President Biden has kept his promise to reverse his predecessor’s immigration policies with a hurricane of executive orders, but doing so has required more than signing documents he doesn’t understand.
As President Trump spent tens of millions of tax dollars to keep illegal aliens out of the country, Biden is spending tens of millions to let them in.
Two news reports suggest that figure has already surpassed $100 million. Biden is housing illegals in hotels because “detention facilities” are packed to the rafters, and he will fly them all over the country. And he’s spending millions more to stop building the border wall President Trump started.
1,200 Illegals in Hotels
A nonprofit in Texas has received $86 million to put illegals up in hotel rooms, Axios reported on Saturday.
The big bucks come from a six-month contract with an outfit called Endeavors “to provide critical services” to the illegals, a spokesman told the Washington Examiner.

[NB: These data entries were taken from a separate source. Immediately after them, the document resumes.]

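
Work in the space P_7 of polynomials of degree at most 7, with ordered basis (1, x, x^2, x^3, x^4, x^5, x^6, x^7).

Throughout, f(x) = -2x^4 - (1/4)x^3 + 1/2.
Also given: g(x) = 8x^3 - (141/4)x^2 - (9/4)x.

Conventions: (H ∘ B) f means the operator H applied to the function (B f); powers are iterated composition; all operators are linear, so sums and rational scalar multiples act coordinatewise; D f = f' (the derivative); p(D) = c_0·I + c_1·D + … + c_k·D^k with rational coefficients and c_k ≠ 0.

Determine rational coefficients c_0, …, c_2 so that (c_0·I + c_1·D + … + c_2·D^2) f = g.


c_0 = 0, c_1 = -1, c_2 = 3/2

D^0 f = -2x^4 - (1/4)x^3 + 1/2
D^1 f = -8x^3 - (3/4)x^2
D^2 f = -24x^2 - (3/2)x
matching coefficients of g against c_0 f + c_1 Df + … from the top degree down determines the c_i
solution: c_0 = 0, c_1 = -1, c_2 = 3/2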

The tax money will pay for 1,200 illegals to stay in hotels:
The contracts come after border officials warned that an unprecedented number of children, 117,000, will arrive at the U.S.-Mexico border in 2021. Eighty thousand unaccompanied minors arrived during the 2019 crisis on the southwestern border.
Endeavors has been awarded $178,100,000 from the federal government since 2011, with this most recent contract to house migrants making up their largest contract to date.
More than 14,000 migrant children were in the custody of either Customs and Border Protection or the Department of Health and Human Services Office of Refugee Resettlement.
In January, the Biden administration changed the policy of its predecessor by stopping the return of unaccompanied minors to Mexico, which was instituted as the COVID-19 pandemic began. Customs and Border Protection and Health and Human Services have opened several facilities in Texas to house the minors, including one that critics said was holding “kids in cages” during the Trump administration.
Even worse, Biden plans to continue waging germ warfare on Americans by permitting the illegals to stay. As The New American reported in early March, Biden has been releasing COVID-infected migrants to hop buses and head for who knows where. Last week, Homeland Security Secretary Alejandro Mayorkas admitted that his agency released migrants without testing.
But now, apparently, Biden thinks buses aren’t good enough for the illegal migrants. Instead, he’ll fly them where they need to go, the Examiner reported:
The administration will also allow border officials to fly migrant families and children to facilities along the northern border. Republican Rep. Lisa McClain said the plan was “deeply troubling,” raising concerns about the spread of COVID-19.
“We already know these illegal aliens are not being tested for the coronavirus before being released into Texas communities. We cannot let this happen in Michigan,” McClain said.
The Examiner did not report how much that would cost.
Stopping Wall Costs Millions
Meanwhile, a former border agent reported that stopping construction on the border wall is costing taxpayers a fortune.
Writing for Bretibart and citing a government source, former border lawman Randy Clark wrote that idling construction sites cost $6 million daily.
The pause will end on March 21, he wrote:
According to the source, the expenditures are required for materials orders placed before the pause and expenses for the cost of equipment sitting idle. When the issuance of a stop work order causes a contractor to idle equipment, they are entitled to be compensated for rental expenses or costs of ownership.
Shortly after taking office, President Biden signed an executive order temporarily halting any further progress on the border wall so individual contracts could be evaluated. With the exception of “make-safe” activities at the worksites, construction projects immediately came to a standstill, Breitbart Texas reported.
Yet ending the pause does not mean starting construction again, he wrote, because “the Biden administration has not indicated which direction they will take regarding the end of the pause.” Be that as it may, the bills are piling up; taxpayers will write the checks:
As the deadline looms for a decision to be reached, equipment still sits idle. In Eagle Pass, Texas, a $51.9-million fence contract hangs in the balance. The equipment gathers dust and the contractor still awaits a decision. Other problems appearing along the border may be taking precedent over the status of the border wall contracts.…
In addition to the daily expenses related to the pause of border wall construction, additional costs to taxpayers are likely on the horizon if the administration does decide to close out the contracts permanently.